Granted, it’s not particularly remarkable when a crayfish crawls to the shore of a majestic river. But when a blue one proceeds to read the riot act to a mustachioed water thief once he gets there, it can only mean one thing: The Paper Hand Puppet Intervention is back in town.
Saturday’s audience at the Festival for the Eno and the Sunday afternoon crowd at Carrboro’s Weaver Street Market watched as an indigo crustacean took his case–and the Earth’s–to the floor of the Senate in the activist art company’s latest work, a children’s show called The Crawdad’s Conundrum.
Those who know the group’s political protest work will find much familiar in this half-hour presentation. The four-year-old company has always couched its points about economics and the environment in metaphorical and often whimsical scripts, with live music and puppets of all shapes and sizes. In previous offerings, including A Very Old Unfinished Story, Listen to the Sky and Uprising, regional audiences have marveled at Paper Hand’s wide range of hand-made characters: Animals, humans, birds and the sun–along with politicians, polluters and corporate robber barons–have all been vividly represented by bunraku puppets, vast, colorful multi-story rod puppets–which take three or more puppeteers to operate–and a number of other creations in between.
But The Crawdad’s Conundrum is surprisingly small for a group used to staging the heavens and the earth (along with the rise and fall of assorted economic and political systems) on the dirt and stone stage of Chapel Hill’s Forest Theater. The current offering takes place on a small, curtained wooden stage, behind which two puppeteers–Donovan Zimmerman and Marcia Pentecost–manipulate a cast of characters including a reticent deer, a macho turtle and various members of Congress.
In the world of the play, all is well in the natural world until Man shows up. But when a settler stops by the river one day, takes a little water–and then returns to take more, and more–the animals must take matters into their own hands. Jan Burger accompanies his own rhymed narration with accordion, miscellaneous percussion and harmonica. The inventive company uses slapstick humor and sight gags to make their points to a children’s audience.

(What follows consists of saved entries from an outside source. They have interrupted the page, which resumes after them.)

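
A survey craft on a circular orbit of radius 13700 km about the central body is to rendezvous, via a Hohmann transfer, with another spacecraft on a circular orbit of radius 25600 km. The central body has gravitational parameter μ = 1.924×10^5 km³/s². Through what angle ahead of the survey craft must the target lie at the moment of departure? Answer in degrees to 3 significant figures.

Semi-major axis of the transfer orbit: a_t = (13700 + 25600)/2 = 19650 km.
The half-period of the transfer ellipse is t = π√(a_t³/μ) = 19728 s.
Target angular speed ω₂ = √(μ/r₂³) = 1.0709×10^-4 rad/s.
Angle swept by the target during transfer: ω₂·t = 2.1127 rad = 121.0°.
Arrival is 180° from departure on the ellipse, so φ = 180° − 121.0° = 59.0°.

φ = 59.0°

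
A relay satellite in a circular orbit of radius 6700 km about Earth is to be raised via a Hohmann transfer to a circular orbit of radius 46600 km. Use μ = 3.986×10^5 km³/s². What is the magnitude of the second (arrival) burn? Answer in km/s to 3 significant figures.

Transfer-ellipse semi-major axis a_t = (r₁ + r₂)/2 = (6700 + 46600)/2 = 26650 km.
Circular speed at r = 46600 km: v_c = √(μ/r) = 2.9247 km/s.
Vis-viva on the transfer ellipse at r = 46600 km gives v_t = √[μ(2/r − 1/a_t)] = 1.4664 km/s.
Δv₂ = |v_t − v_c| = |1.4664 − 2.9247| = 1.458 km/s.

Δv₂ = 1.46 km/s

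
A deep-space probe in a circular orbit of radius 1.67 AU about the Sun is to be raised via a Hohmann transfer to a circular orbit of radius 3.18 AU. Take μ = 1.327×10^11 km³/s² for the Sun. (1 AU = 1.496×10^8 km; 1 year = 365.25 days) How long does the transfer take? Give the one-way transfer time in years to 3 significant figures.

t = 1.89 years

In km: r₁ = 1.67 × 1.496×10^8 = 2.49832×10^8 km; r₂ = 3.18 × 1.496×10^8 = 4.75728×10^8 km.
Semi-major axis of the transfer orbit: a_t = (2.49832×10^8 + 4.75728×10^8)/2 = 3.6278×10^8 km.
Half the transfer-orbit period gives t = π√(a_t³/μ) = 5.959×10^7 s.
Converting: 5.959×10^7 s ÷ 3.15576×10^7 s/year (365.25 × 86400) = 1.89 years.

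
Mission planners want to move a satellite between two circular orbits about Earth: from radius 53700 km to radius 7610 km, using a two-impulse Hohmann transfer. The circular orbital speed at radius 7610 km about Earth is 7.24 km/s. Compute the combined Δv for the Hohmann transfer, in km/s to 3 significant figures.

From the circular-orbit relation v² = μ/r at r = 7610 km: μ = v²r = (7.24)² × 7610 = 3.98898×10^5 km³/s².
The Hohmann ellipse has a_t = (r₁ + r₂)/2 = 30655 km.
Circular speed at r₁: v₁ = √(μ/r₁) = √(3.98898×10^5/53700) = 2.72548 km/s.
On the transfer ellipse at r₁, v² = μ(2/r − 1/a) gives v_a = √[μ(2/r₁ − 1/a_t)] = 1.35796 km/s.
First burn Δv₁ = |v_a − v₁| = 1.368 km/s.
At r₂, v₂ = √(μ/r₂) = 7.240 km/s.
Transfer-orbit speed at r₂: v_p = √[μ(2/r₂ − 1/a_t)] = 9.582 km/s.
Second burn Δv₂ = |v₂ − v_p| = 2.342 km/s.
Δv = Δv₁ + Δv₂ = 1.368 + 2.342 = 3.710 km/s.

Δv = 3.71 km/s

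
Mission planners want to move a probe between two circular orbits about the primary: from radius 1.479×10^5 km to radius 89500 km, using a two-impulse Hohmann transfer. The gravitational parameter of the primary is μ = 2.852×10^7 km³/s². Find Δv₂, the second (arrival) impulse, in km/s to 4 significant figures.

Δv₂ = 2.075 km/s

The Hohmann ellipse has a_t = (r₁ + r₂)/2 = 1.187×10^5 km.
On the circular orbit at r = 89500 km, v_c = √(μ/r) = 17.851 km/s.
Transfer-orbit speed at the same r (vis-viva, a = a_t): v_t = √[μ(2/r − 1/a_t)] = 19.926 km/s.
Δv₂ = |v_t − v_c| = |19.926 − 17.851| = 2.075 km/s.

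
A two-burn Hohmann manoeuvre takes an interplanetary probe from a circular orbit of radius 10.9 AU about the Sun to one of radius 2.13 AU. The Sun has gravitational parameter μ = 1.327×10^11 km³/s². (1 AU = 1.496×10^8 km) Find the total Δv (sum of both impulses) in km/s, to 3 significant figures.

In km: r₁ = 10.9 × 1.496×10^8 = 1.63064×10^9 km; r₂ = 2.13 × 1.496×10^8 = 3.18648×10^8 km.
Semi-major axis of the transfer orbit: a_t = (1.63064×10^9 + 3.18648×10^8)/2 = 9.74644×10^8 km.
At r₁ the circular-orbit speed is v₁ = √(μ/r₁) = 9.021 km/s.
Transfer-orbit speed at r₁ (vis-viva): v_a = √[μ(2/r₁ − 1/a_t)] = 5.158 km/s.
First burn Δv₁ = |v_a − v₁| = 3.863 km/s.
Circular speed at r₂: v₂ = √(μ/r₂) = 20.407 km/s.
Transfer-orbit speed at r₂: v_p = √[μ(2/r₂ − 1/a_t)] = 26.396 km/s.
Second burn Δv₂ = |v₂ − v_p| = 5.989 km/s.
Δv = Δv₁ + Δv₂ = 3.863 + 5.989 = 9.852 km/s.

Δv = 9.85 km/s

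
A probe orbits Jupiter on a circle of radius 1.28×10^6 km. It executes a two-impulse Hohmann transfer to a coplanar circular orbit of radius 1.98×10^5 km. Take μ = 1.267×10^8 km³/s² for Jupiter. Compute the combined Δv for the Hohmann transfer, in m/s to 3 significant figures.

Δv = 12800 m/s

Transfer-ellipse semi-major axis a_t = (r₁ + r₂)/2 = (1.280×10^6 + 1.980×10^5)/2 = 7.390×10^5 km.
At r₁ the circular-orbit speed is v₁ = √(μ/r₁) = 9.949089 km/s.
On the transfer ellipse at r₁, vis-viva gives v_a = √[μ(2/r₁ − 1/a_t)] = 5.149840 km/s.
First burn Δv₁ = |v_a − v₁| = 4.7992 km/s.
Circular speed at r₂: v₂ = √(μ/r₂) = 25.2962 km/s.
Transfer-orbit speed at r₂: v_p = √[μ(2/r₂ − 1/a_t)] = 33.2919 km/s.
Second burn Δv₂ = |v₂ − v_p| = 7.9957 km/s.
Δv = Δv₁ + Δv₂ = 4.7992 + 7.9957 = 12.79 km/s.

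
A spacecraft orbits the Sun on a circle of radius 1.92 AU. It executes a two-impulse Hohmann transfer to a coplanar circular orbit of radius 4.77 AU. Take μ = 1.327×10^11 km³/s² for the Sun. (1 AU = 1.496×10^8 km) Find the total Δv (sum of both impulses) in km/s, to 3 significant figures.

In km: r₁ = 1.92 × 1.496×10^8 = 2.87232×10^8 km; r₂ = 4.77 × 1.496×10^8 = 7.13592×10^8 km.
The Hohmann ellipse has a_t = (r₁ + r₂)/2 = 5.00412×10^8 km.
Circular speed at r₁: v₁ = √(μ/r₁) = √(1.327×10^11/2.87232×10^8) = 21.494 km/s.
On the transfer ellipse at r₁, vis-viva equation gives v_p = √[μ(2/r₁ − 1/a_t)] = 25.667 km/s.
First burn Δv₁ = |v_p − v₁| = 4.173 km/s.
Circular speed at r₂: v₂ = √(μ/r₂) = 13.6367 km/s.
Transfer-orbit speed at r₂: v_a = √[μ(2/r₂ − 1/a_t)] = 10.3315 km/s.
Second burn Δv₂ = |v₂ − v_a| = 3.305 km/s.
Δv = Δv₁ + Δv₂ = 4.173 + 3.305 = 7.478 km/s.

Δv = 7.48 km/s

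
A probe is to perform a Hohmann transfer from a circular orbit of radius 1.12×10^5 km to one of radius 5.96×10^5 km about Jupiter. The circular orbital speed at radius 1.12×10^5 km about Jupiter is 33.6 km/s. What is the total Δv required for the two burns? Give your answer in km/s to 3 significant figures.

Δv = 16.4 km/s

From the circular-orbit relation v² = μ/r at r = 1.12×10^5 km: μ = v²r = (33.6)² × 1.12×10^5 = 1.26444×10^8 km³/s².
Transfer-ellipse semi-major axis a_t = (r₁ + r₂)/2 = (1.120×10^5 + 5.960×10^5)/2 = 3.540×10^5 km.
At r₁ the circular-orbit speed is v₁ = √(μ/r₁) = 33.600 km/s.
Transfer-orbit speed at r₁ (v² = μ(2/r − 1/a)): v_p = √[μ(2/r₁ − 1/a_t)] = 43.597 km/s.
First burn Δv₁ = |v_p − v₁| = 9.997 km/s.
At r₂, v₂ = √(μ/r₂) = 14.5655 km/s.
Transfer-orbit speed at r₂: v_a = √[μ(2/r₂ − 1/a_t)] = 8.19280 km/s.
Second burn Δv₂ = |v₂ − v_a| = 6.373 km/s.
Δv = Δv₁ + Δv₂ = 9.997 + 6.373 = 16.37 km/s.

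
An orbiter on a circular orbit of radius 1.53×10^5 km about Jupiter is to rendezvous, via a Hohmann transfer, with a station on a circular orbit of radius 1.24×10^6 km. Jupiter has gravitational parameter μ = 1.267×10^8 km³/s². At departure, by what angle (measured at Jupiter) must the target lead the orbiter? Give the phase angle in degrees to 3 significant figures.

φ = 104°

Semi-major axis of the transfer orbit: a_t = (1.530×10^5 + 1.240×10^6)/2 = 6.965×10^5 km.
The half-period of the transfer ellipse is t = π√(a_t³/μ) = 1.6223×10^5 s.
Target angular speed ω₂ = √(μ/r₂³) = 8.1518×10^-6 rad/s.
Angle swept by the target during transfer: ω₂·t = 1.3225 rad = 75.77°.
Arrival is 180° from departure on the ellipse, so φ = 180° − 75.77° = 104°.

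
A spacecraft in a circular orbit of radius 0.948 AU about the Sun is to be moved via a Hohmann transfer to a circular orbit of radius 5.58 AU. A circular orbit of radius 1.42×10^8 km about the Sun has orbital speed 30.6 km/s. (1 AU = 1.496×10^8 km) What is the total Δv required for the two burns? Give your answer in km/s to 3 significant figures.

From the circular-orbit relation v² = μ/r at r = 1.42×10^8 km: μ = v²r = (30.6)² × 1.42×10^8 = 1.32963×10^11 km³/s².
In km: r₁ = 0.948 × 1.496×10^8 = 1.418208×10^8 km; r₂ = 5.58 × 1.496×10^8 = 8.34768×10^8 km.
The Hohmann ellipse has a_t = (r₁ + r₂)/2 = 4.882944×10^8 km.
At r₁ the circular-orbit speed is v₁ = √(μ/r₁) = 30.61933 km/s.
On the transfer ellipse at r₁, vis-viva gives v_p = √[μ(2/r₁ − 1/a_t)] = 40.03480 km/s.
First burn Δv₁ = |v_p − v₁| = 9.415 km/s.
At r₂, v₂ = √(μ/r₂) = 12.621 km/s.
Transfer-orbit speed at r₂: v_a = √[μ(2/r₂ − 1/a_t)] = 6.8016 km/s.
Second burn Δv₂ = |v₂ − v_a| = 5.819 km/s.
Δv = Δv₁ + Δv₂ = 9.415 + 5.819 = 15.23 km/s.

Δv = 15.2 km/s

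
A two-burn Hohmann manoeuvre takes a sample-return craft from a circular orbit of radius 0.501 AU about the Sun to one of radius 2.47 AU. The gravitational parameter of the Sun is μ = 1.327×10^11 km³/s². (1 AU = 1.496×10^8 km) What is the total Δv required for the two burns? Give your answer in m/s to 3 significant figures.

In km: r₁ = 0.501 × 1.496×10^8 = 7.49496×10^7 km; r₂ = 2.47 × 1.496×10^8 = 3.69512×10^8 km.
Transfer-ellipse semi-major axis a_t = (r₁ + r₂)/2 = (7.49496×10^7 + 3.69512×10^8)/2 = 2.222308×10^8 km.
Circular speed at r₁: v₁ = √(μ/r₁) = √(1.327×10^11/7.49496×10^7) = 42.08 km/s.
On the transfer ellipse at r₁, vis-viva equation gives v_p = √[μ(2/r₁ − 1/a_t)] = 54.26 km/s.
First burn Δv₁ = |v_p − v₁| = 12.180 km/s.
At r₂, v₂ = √(μ/r₂) = 18.9505 km/s.
Transfer-orbit speed at r₂: v_a = √[μ(2/r₂ − 1/a_t)] = 11.0053 km/s.
Second burn Δv₂ = |v₂ − v_a| = 7.9452 km/s.
Total Δv = Δv₁ + Δv₂ = 20.13 km/s.

Δv = 20100 m/s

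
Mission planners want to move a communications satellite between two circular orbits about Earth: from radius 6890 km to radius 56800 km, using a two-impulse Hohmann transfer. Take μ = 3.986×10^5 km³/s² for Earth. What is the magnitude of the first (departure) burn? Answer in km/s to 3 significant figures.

Δv₁ = 2.55 km/s

The Hohmann ellipse has a_t = (r₁ + r₂)/2 = 31845 km.
On the circular orbit at r = 6890 km, v_c = √(μ/r) = 7.6060 km/s.
Vis-viva on the transfer ellipse at r = 6890 km gives v_t = √[μ(2/r − 1/a_t)] = 10.158 km/s.
Δv₁ = |v_t − v_c| = |10.158 − 7.6060| = 2.552 km/s.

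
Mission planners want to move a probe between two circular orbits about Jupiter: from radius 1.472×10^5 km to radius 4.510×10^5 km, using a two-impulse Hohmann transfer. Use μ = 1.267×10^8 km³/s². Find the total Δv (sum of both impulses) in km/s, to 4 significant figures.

Semi-major axis of the transfer orbit: a_t = (1.472×10^5 + 4.510×10^5)/2 = 2.991×10^5 km.
Circular speed at r₁: v₁ = √(μ/r₁) = √(1.267×10^8/1.472×10^5) = 29.338 km/s.
Transfer-orbit speed at r₁ (vis-viva equation): v_p = √[μ(2/r₁ − 1/a_t)] = 36.026 km/s.
First burn Δv₁ = |v_p − v₁| = 6.688 km/s.
At r₂, v₂ = √(μ/r₂) = 16.761 km/s.
Transfer-orbit speed at r₂: v_a = √[μ(2/r₂ − 1/a_t)] = 11.758 km/s.
Second burn Δv₂ = |v₂ − v_a| = 5.003 km/s.
Δv = Δv₁ + Δv₂ = 6.688 + 5.003 = 11.69 km/s.

Δv = 11.69 km/s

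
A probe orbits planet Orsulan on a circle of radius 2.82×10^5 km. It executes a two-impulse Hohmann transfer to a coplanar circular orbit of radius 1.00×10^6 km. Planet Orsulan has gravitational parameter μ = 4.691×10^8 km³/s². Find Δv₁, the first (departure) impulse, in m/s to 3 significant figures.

The Hohmann ellipse has a_t = (r₁ + r₂)/2 = 6.410×10^5 km.
Circular speed at r = 2.820×10^5 km: v_c = √(μ/r) = 40.786 km/s.
Transfer-orbit speed at the same r (vis-viva, a = a_t): v_t = √[μ(2/r − 1/a_t)] = 50.942 km/s.
Δv₁ = |v_t − v_c| = |50.942 − 40.786| = 10.16 km/s.

Δv₁ = 10200 m/s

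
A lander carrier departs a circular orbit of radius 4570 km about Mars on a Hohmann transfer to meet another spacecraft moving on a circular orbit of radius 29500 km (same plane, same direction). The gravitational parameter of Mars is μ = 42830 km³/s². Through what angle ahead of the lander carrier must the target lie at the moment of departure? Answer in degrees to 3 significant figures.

φ = 101°

Transfer-ellipse semi-major axis a_t = (r₁ + r₂)/2 = (4570 + 29500)/2 = 17035 km.
The half-period of the transfer ellipse is t = π√(a_t³/μ) = 33751 s.
Target angular speed ω₂ = √(μ/r₂³) = 4.0845×10^-5 rad/s.
Angle swept by the target during transfer: ω₂·t = 1.3786 rad = 78.99°.
The lander carrier traverses 180° on the transfer ellipse, so the target must lead by 180° − 78.99° = 101°.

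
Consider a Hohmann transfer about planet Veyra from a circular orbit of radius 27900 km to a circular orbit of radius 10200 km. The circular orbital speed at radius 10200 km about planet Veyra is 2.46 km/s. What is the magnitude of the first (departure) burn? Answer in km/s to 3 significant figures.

From the circular-orbit relation v² = μ/r at r = 10200 km: μ = v²r = (2.46)² × 10200 = 61726.3 km³/s².
Semi-major axis of the transfer orbit: a_t = (27900 + 10200)/2 = 19050 km.
Circular speed at r = 27900 km: v_c = √(μ/r) = 1.487 km/s.
Vis-viva on the transfer ellipse at r = 27900 km gives v_t = √[μ(2/r − 1/a_t)] = 1.088 km/s.
Δv₁ = |v_t − v_c| = |1.088 − 1.487| = 0.3990 km/s.

Δv₁ = 0.399 km/s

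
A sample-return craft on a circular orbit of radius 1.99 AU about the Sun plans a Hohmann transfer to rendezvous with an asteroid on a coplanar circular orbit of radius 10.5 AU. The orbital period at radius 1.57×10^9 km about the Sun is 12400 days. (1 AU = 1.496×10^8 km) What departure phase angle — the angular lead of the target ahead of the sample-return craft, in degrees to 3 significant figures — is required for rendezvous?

From Kepler's third law T² = 4π²r³/μ at r = 1.57×10^9 km, T = 12400 days = 12400 × 86400 s = 1.07136×10^9 s: μ = 4π²r³/T² = 1.33103×10^11 km³/s².
In km: r₁ = 1.99 × 1.496×10^8 = 2.97704×10^8 km; r₂ = 10.5 × 1.496×10^8 = 1.5708×10^9 km.
Transfer-ellipse semi-major axis a_t = (r₁ + r₂)/2 = (2.97704×10^8 + 1.5708×10^9)/2 = 9.34252×10^8 km.
The half-period of the transfer ellipse is t = π√(a_t³/μ) = 2.459×10^8 s.
The target's mean motion on its circular orbit is ω₂ = √(μ/r₂³) = 5.860×10^-9 rad/s.
Angle swept by the target during transfer: ω₂·t = 1.441 rad = 82.56°.
Arrival is 180° from departure on the ellipse, so φ = 180° − 82.56° = 97.4°.

φ = 97.4°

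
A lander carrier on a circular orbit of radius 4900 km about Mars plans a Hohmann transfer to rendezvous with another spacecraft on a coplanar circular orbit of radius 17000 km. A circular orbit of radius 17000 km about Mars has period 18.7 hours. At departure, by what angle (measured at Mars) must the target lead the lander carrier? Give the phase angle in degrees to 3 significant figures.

From Kepler's third law T² = 4π²r³/μ at r = 17000 km, T = 18.7 hours = 18.7 × 3600 s = 67320 s: μ = 4π²r³/T² = 42797.5 km³/s².
The Hohmann ellipse has a_t = (r₁ + r₂)/2 = 10950 km.
The half-period of the transfer ellipse is t = π√(a_t³/μ) = 17400.5 s.
Target angular speed ω₂ = √(μ/r₂³) = 9.33331×10^-5 rad/s.
Angle swept by the target during transfer: ω₂·t = 1.62404 rad = 93.051°.
The lander carrier traverses 180° on the transfer ellipse, so the target must lead by 180° − 93.051° = 86.9°.

φ = 86.9°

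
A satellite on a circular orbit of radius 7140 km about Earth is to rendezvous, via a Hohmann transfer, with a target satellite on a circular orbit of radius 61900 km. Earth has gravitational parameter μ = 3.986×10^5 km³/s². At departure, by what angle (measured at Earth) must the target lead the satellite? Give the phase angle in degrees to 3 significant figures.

φ = 105°

Semi-major axis of the transfer orbit: a_t = (7140 + 61900)/2 = 34520 km.
The half-period of the transfer ellipse is t = π√(a_t³/μ) = 31910 s.
The target's mean motion on its circular orbit is ω₂ = √(μ/r₂³) = 4.100×10^-5 rad/s.
Angle swept by the target during transfer: ω₂·t = 1.3083 rad = 74.96°.
The satellite traverses 180° on the transfer ellipse, so the target must lead by 180° − 74.96° = 105°.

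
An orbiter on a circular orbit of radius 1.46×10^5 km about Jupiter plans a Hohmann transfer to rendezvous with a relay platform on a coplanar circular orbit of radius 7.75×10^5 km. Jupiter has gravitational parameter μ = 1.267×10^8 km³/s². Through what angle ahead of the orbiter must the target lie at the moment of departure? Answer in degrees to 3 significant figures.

φ = 97.6°

Transfer-ellipse semi-major axis a_t = (r₁ + r₂)/2 = (1.460×10^5 + 7.750×10^5)/2 = 4.605×10^5 km.
Transfer time t = π√(a_t³/μ) = 87218.0 s.
The target's mean motion on its circular orbit is ω₂ = √(μ/r₂³) = 1.64982×10^-5 rad/s.
Angle swept by the target during transfer: ω₂·t = 1.43894 rad = 82.445°.
The orbiter traverses 180° on the transfer ellipse, so the target must lead by 180° − 82.445° = 97.6°.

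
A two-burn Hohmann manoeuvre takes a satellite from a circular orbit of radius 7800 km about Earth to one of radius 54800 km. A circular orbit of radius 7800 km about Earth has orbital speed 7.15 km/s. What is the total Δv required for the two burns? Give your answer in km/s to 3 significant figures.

Δv = 3.66 km/s

From the circular-orbit relation v² = μ/r at r = 7800 km: μ = v²r = (7.15)² × 7800 = 3.98756×10^5 km³/s².
Transfer-ellipse semi-major axis a_t = (r₁ + r₂)/2 = (7800 + 54800)/2 = 31300 km.
Circular speed at r₁: v₁ = √(μ/r₁) = √(3.98756×10^5/7800) = 7.150 km/s.
Transfer-orbit speed at r₁ (vis-viva): v_p = √[μ(2/r₁ − 1/a_t)] = 9.461 km/s.
First burn Δv₁ = |v_p − v₁| = 2.311 km/s.
Circular speed at r₂: v₂ = √(μ/r₂) = 2.698 km/s.
Transfer-orbit speed at r₂: v_a = √[μ(2/r₂ − 1/a_t)] = 1.347 km/s.
Second burn Δv₂ = |v₂ − v_a| = 1.351 km/s.
Total Δv = Δv₁ + Δv₂ = 3.662 km/s.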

Over 150 people crowded around the little stage at the Eno last Saturday, while another 100 looked on from tables and picnic blankets in front of Carrboro’s Weaver Street Market Sunday.
A condensed version of the company’s Water of Life, Conundrum’s smaller set-up is designed to make the work more portable. Plus a simpler show frees the rest of the group to work on their next larger work: The Dream and the Lie, which bows next month at the Forest Theater. “We’re doing four vignettes this year,” says Zimmerman, “each highlighting a different type of puppetry. The most complex puppets will take five people to make them work.”
The Dream and the Lie starts Aug. 28, and runs through Sept. 12. Before that, Paper Hand Puppet Intervention performs The Crawdad’s Conundrum Saturday, July 12 at 1 p.m. at the new Southern Village branch of Weaver Street Market, just outside Chapel Hill. The company’s “puppet hotline” is 923-1857.
This week: The theater siesta ends with five new productions across the region. We wonder what a comedy club is going to do with Eugene Ionesco’s absurdist masterpiece The Bald Soprano , which begins a three-weekend run at Raleigh’s Comedy Worx Friday night.
Regional audiences enjoyed playwright David Lindsay-Abaire’s Fuddy Meers when Manbites Dog presented it two seasons ago. Actors Comedy Lab presents Lindsay-Abaire’s second play, Wonder of the World , starting Thursday at N.C. State’s Thompson Theater.
Meanwhile, Open Door Theater keeps its annual summertime date with the Reduced Shakespeare Company with The Complete History of America (Abridged) . Its “moving target” tour of the Triangle touches down for early shows at Southpoint this week, before heading to Skylight Exchange, Jo and Joe’s, both Weaver Street Markets and Chapel Hill’s Rosemary Street Ampitheater in the coming weeks.
Carrboro’s ArtsCenter follows up on last summer’s well-intentioned, first–and quite uneven–Ten Minute Play Festival with Ten by Ten in the Triangle, opening Thursday night.
And patrons who snatched up tickets for North Carolina Theater’s The Sound of Music will finally see how those beginners’ acting lessons went with the actual Von Trapp Children (four generations removed), starting Friday night.